I am yet to read this is in the Kenya press or see it on television.
This is deplorable. In fairness, the University of Nairobi did honour her with a honorary doctorate honoris causa in 2020, but we Kenyans are so poor at honouring the great achievers of our own that they receive accolades from outside the country before we recognise them—if we do.
In October 1980, Professor Micere gave an astounding lecture in Taifa Hall at an event memorialising 29-year old Monica Njeri, the Kenyan woman who had been cut to death with a broken beer bottle by a visiting American Navy soldier by the name of Frank Sundstrom.
To the utter shock and horror of most right-thinking Kenyans, Justice L G Harris, a British judge working for the Kenyan government, let Sundstrom off with a Sh500 fine and a promise “to be of good behaviour”!
The prosecutor, Nicholas Harwood, also British, actually seemed to be pleading Sundstrom’s case, charging him with manslaughter. In a matter of hours, Sundstrom was on a flight back to the US state of Rhode Island.

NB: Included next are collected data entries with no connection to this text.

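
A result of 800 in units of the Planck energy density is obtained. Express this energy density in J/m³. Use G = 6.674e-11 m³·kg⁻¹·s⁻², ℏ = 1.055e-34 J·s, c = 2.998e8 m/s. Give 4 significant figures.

3.706e116 J/m³

One Planck energy density: u_P = c⁷/(ℏG²) = 4.632e113 J/m³.
800 × 4.632e113 J/m³ = 3.706e116 J/m³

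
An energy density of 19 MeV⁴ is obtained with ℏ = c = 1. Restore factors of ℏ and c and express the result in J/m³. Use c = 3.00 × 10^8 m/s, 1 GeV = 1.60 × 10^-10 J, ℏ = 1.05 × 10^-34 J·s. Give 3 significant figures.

[E]/[L]³ = [E]⁴/(ℏc)³; restore (ℏc)⁻³.
1 GeV⁴ → 1/(ℏc)³ × (1 GeV in J)⁴ = 2.10 × 10^37 J/m³.
Convert the energy scale: 19 MeV⁴ = 1.90 × 10^-11 GeV⁴.
Result: 1.90 × 10^-11 × 2.10 × 10^37 = 3.98 × 10^26 J/m³.

3.98 × 10^26 J/m³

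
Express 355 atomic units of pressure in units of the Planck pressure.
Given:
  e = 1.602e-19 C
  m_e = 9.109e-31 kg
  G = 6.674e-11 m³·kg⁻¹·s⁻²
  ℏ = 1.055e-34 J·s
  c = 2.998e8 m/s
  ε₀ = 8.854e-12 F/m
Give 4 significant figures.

atomic unit of pressure: P_au = E_h/a₀³ = m_e⁴e¹⁰/((4πε₀)⁵ℏ⁸) = 2.929e13 Pa
Planck pressure: p_P = c⁷/(ℏG²) = 4.632e113 Pa
355 × 2.929e13 / 4.632e113 = 2.245e-98

2.245e-98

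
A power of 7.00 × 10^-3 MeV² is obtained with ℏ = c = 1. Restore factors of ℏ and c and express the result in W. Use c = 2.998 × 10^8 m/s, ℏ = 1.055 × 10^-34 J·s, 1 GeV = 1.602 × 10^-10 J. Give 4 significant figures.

Power is [E]/[T] = [E]²/ℏ.
1 GeV² → 1/ℏ × (1 GeV in J)² = 2.433 × 10^14 W.
Convert the energy scale: 7.00 × 10^-3 MeV² = 7.00 × 10^-9 GeV².
Result: 7.00 × 10^-9 × 2.433 × 10^14 = 1.703 × 10^6 W.

1.703 × 10^6 W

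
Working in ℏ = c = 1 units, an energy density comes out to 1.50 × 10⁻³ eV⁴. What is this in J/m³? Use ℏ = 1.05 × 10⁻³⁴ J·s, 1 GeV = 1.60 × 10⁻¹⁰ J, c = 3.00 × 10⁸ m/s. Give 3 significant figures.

[E]/[L]³ = [E]⁴/(ℏc)³; restore (ℏc)⁻³.
1 GeV⁴ → 1/(ℏc)³ × (1 GeV in J)⁴ = 2.10 × 10³⁷ J/m³.
Convert the energy scale: 1.50 × 10⁻³ eV⁴ = 1.50 × 10⁻³⁹ GeV⁴.
Result: 1.50 × 10⁻³⁹ × 2.10 × 10³⁷ = 0.0315 J/m³.

0.0315 J/m³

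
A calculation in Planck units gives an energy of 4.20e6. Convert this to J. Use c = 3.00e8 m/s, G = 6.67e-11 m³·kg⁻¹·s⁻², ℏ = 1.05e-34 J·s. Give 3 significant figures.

One Planck energy: E_P = √(ℏc⁵/G) = 1.96e9 J.
4.20e6 × 1.96e9 J = 8.21e15 J

8.21e15 J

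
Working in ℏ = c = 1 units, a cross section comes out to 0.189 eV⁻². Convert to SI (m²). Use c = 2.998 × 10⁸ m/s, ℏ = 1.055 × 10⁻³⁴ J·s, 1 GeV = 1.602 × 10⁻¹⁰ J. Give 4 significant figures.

7.367 × 10⁻¹⁵ m²

Area is [L]² = [E]⁻²·(ℏc)²; restore (ℏc)².
1 GeV⁻² → (ℏc)² × (1 GeV in J)⁻² = 3.898 × 10⁻³² m².
Convert the energy scale: 0.189 eV⁻² = 1.89 × 10¹⁷ GeV⁻².
Result: 1.89 × 10¹⁷ × 3.898 × 10⁻³² = 7.367 × 10⁻¹⁵ m².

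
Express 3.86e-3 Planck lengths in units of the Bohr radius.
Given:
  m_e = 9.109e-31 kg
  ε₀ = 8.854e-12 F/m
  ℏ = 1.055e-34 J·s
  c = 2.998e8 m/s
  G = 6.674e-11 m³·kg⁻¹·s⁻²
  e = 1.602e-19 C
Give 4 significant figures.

1.178e-27

Planck length: ℓ_P = √(ℏG/c³) = 1.616e-35 m
Bohr radius: a₀ = 4πε₀ℏ²/(m_e e²) = 5.297e-11 m
3.86e-3 × 1.616e-35 / 5.297e-11 = 1.178e-27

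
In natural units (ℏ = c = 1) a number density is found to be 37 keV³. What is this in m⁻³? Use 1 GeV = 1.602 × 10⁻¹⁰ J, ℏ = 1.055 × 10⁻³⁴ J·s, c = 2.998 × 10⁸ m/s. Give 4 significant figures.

Number density is [L]⁻³ = [E]³/(ℏc)³.
1 GeV³ → 1/(ℏc)³ × (1 GeV in J)³ = 1.299 × 10⁴⁷ m⁻³.
Convert the energy scale: 37 keV³ = 3.70 × 10⁻¹⁷ GeV³.
Result: 3.70 × 10⁻¹⁷ × 1.299 × 10⁴⁷ = 4.808 × 10³⁰ m⁻³.

4.808 × 10³⁰ m⁻³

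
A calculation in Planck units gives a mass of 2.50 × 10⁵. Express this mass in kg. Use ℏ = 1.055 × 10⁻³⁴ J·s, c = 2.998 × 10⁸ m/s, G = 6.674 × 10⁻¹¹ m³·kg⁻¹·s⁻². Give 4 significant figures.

5.442 × 10⁻³ kg

One Planck mass: m_P = √(ℏc/G) = 2.177 × 10⁻⁸ kg.
2.50 × 10⁵ × 2.177 × 10⁻⁸ kg = 5.442 × 10⁻³ kg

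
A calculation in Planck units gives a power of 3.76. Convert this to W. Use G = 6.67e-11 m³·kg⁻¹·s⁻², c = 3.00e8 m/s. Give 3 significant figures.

One Planck power: P_P = c⁵/G = 3.64e52 W.
3.76 × 3.64e52 W = 1.37e53 W

1.37e53 W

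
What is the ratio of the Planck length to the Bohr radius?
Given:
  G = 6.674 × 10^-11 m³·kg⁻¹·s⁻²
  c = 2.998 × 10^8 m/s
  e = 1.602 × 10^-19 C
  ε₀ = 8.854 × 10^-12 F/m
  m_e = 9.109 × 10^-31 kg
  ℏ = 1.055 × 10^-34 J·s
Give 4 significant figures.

Planck length: ℓ_P = √(ℏG/c³) = 1.616 × 10^-35 m
Bohr radius: a₀ = 4πε₀ℏ²/(m_e e²) = 5.297 × 10^-11 m
ratio = 1.616 × 10^-35 / 5.297 × 10^-11 = 3.051 × 10^-25

3.051 × 10^-25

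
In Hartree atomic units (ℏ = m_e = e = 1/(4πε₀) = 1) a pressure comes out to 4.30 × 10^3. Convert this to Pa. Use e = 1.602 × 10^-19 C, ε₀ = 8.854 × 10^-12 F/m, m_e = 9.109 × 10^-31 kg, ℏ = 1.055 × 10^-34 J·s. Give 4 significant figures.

One atomic unit of pressure: P_au = E_h/a₀³ = m_e⁴e¹⁰/((4πε₀)⁵ℏ⁸) = 2.929 × 10^13 Pa.
4.30 × 10^3 × 2.929 × 10^13 Pa = 1.260 × 10^17 Pa

1.260 × 10^17 Pa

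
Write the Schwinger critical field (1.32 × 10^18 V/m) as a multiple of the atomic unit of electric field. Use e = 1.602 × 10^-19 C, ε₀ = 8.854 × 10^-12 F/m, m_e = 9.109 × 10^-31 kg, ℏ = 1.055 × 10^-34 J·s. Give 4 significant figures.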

In those days, one could expect a crowd-packed turnout for a public lecture dealing with a topical and passionate issue like this. And Kenyans protested this scandalous act, from then Attorney General James Karugu to the press, students and rights groups.
Sadly, this is no longer the case today. In 2012 a British soldier on R&R in Nanyuki murdered 21-year-old Agnes Wanjiru and tossed her body in the sewer, boasting about it to his companions. Lacklustre investigation by Kenyan authorities led nowhere and the case went cold.
It bears remarking that it is Britain’s Sunday Times that broke the story in 2021. The local press picked it up. This time there were no learned public lectures and no vigorous debates to hold those concerned into account. This is the price we have paid for failure to learn from the best minds of our own.